La société CNP CAUTION produit aux débats le prêt 0 % contrat numéro 800007 8413 aux termes duquel le CREDIT COMMERCIAL DE FRANCE a prêté à Monsieur et Madame [B] la somme de 13 200 € destinée à financer un appartement ancien à usage de résidence principale, remboursable en 264 mois. Ce prêt porte la mention du cautionnement solidaire de la société CNP CAUTION. Il est indiqué qu’après paiement, la société CNP CAUTION est subrogée dans tous les droits et actions du prêteur contre l’emprunteur à concurrence des sommes qu’elle aura versées au prêteur. Aux termes de cet acte Monsieur et Madame [B] agissent comme « emprunteur » « conjointement et solidairement ». La société CNP CAUTION intervient expressément au contrat.

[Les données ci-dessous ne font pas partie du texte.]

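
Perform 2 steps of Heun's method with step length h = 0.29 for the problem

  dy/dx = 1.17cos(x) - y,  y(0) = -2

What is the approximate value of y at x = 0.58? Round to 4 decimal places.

-0.6610

Heun: k1 = f(x_n, y_n); k2 = f(x_n + h, y_n + h·k1); y_{n+1} = y_n + (h/2)·(k1 + k2).
x=0.000000, y=-2.000000:
  k1 = f(0.000000, -2.000000) = 3.170000
  k2 = f(0.290000, -1.080700) = 2.201845
  y ← -2.000000 + (0.29/2)·(3.170000 + 2.201845) = -1.221082
x=0.290000, y=-1.221082:
  k1 = f(0.290000, -1.221082) = 2.342228
  k2 = f(0.580000, -0.541836) = 1.520498
  y ← -1.221082 + (0.29/2)·(2.342228 + 1.520498) = -0.660987
y(0.58) ≈ -0.6610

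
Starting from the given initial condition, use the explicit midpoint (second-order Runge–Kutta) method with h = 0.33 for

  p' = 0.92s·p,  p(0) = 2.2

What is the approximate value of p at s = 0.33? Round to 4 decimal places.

Midpoint: k1 = f(s_n, p_n); k2 = f(s_n + h/2, p_n + (h/2)·k1); p_{n+1} = p_n + h·k2.
s=0.000000, p=2.200000:
  k1 = f(0.000000, 2.200000) = 0.000000
  k2 = f(0.165000, 2.200000) = 0.333960
  p ← 2.200000 + 0.33·0.333960 = 2.310207
p(0.33) ≈ 2.3102

2.3102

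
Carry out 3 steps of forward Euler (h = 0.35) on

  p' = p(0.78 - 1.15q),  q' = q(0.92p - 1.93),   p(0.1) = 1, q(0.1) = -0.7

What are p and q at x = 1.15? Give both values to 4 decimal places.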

La société CNP CAUTION produit les mises en demeure qu’a adressées le CREDIT COMMERCIAL DE FRANCE aux emprunteurs les 28 décembre 2023 et 3 janvier 2024, ainsi que les actes de signification par huissier d’un courrier de déchéance du terme, selon acte des 3 juillet 2024. Ces actes d’huissier ont fait l’objet d’une signification par procès-verbaux de recherches infructueuses.
La société CNP CAUTION produit le courrier par lequel elle a informé les emprunteurs qu’elle était actionnée par la banque et produit la quittance subrogative en date du 12 décembre 2024 d’un montant de 13 331,45 euros. Elle produit les mises en demeure préalables adressées par son conseil aux requis le 20 février 2025. Les accusés de réception ont été retournés « destinataire inconnu à l’adresse ».
Par ces éléments la société CNP CAUTION justifie du bien-fondé de sa demande principale tant dans son principe que dans son montant. Les défendeurs qui sont manifestement partis sans laisser d’adresse, ne constituent pas avocat et n’apportent aucune contradiction. Il sera fait droit à la demande selon détail précisé au dispositif.
Sur l’article 700 du code de procédure civile, l’exécution provisoire et les dépens
Monsieur et Madame [B], qui succombent, supporteront les dépens qui seront distraits au profit de l’avocat demandeur. Ils devront indemniser la société CNP CAUTION sur le fondement de l’article 700 du code de procédure civile selon détail précisé au dispositif.
L’article 514 du code de procédure civile prévoit que les décisions de première instance sont de droit exécutoires à titre provisoire à moins que la loi ou la décision rendue n’en dispose autrement.
En l’espèce, l’exécution provisoire de droit est compatible avec la nature de l’affaire et n’a pas lieu d’être écartée.
PAR CES MOTIFS
Le Tribunal, statuant publiquement par jugement mis à la disposition des parties au greffe, réputé contradictoire et en premier ressort,
Vu les articles 1134 (dans sa rédaction antérieure à l’ordonnance n° 2016-131 du 10 février 2016) et 2305 du code civil (dans sa rédaction antérieure à l’ordonnance n° 2021-1192 du 15 septembre 2021),
Condamne solidairement Monsieur [L] [B] et Madame [H] [V] épouse [B] à payer à la société CNP CAUTION la somme de 13 331,45 euros avec intérêts au taux légal à compter du 12 décembre 2024
Condamne in solidum Monsieur [L] [B] et Madame [H] [V] épouse [B] à payer à la société CNP CAUTION la somme de 1 000 € sur le fondement de l’article 700 du code de procédure civile
Condamne in solidum Monsieur [L] [B] et Madame [H] [V] épouse [B] aux dépens de l’instance avec application des dispositions de l’article 699 du code de procédure civile au profit de l’avocat demandeur
Juge n’y avoir lieu à écarter l’exécution provisoire, laquelle est de droit
Ainsi jugé et prononcé par mise à disposition au greffe aux jours, mois et an susdits.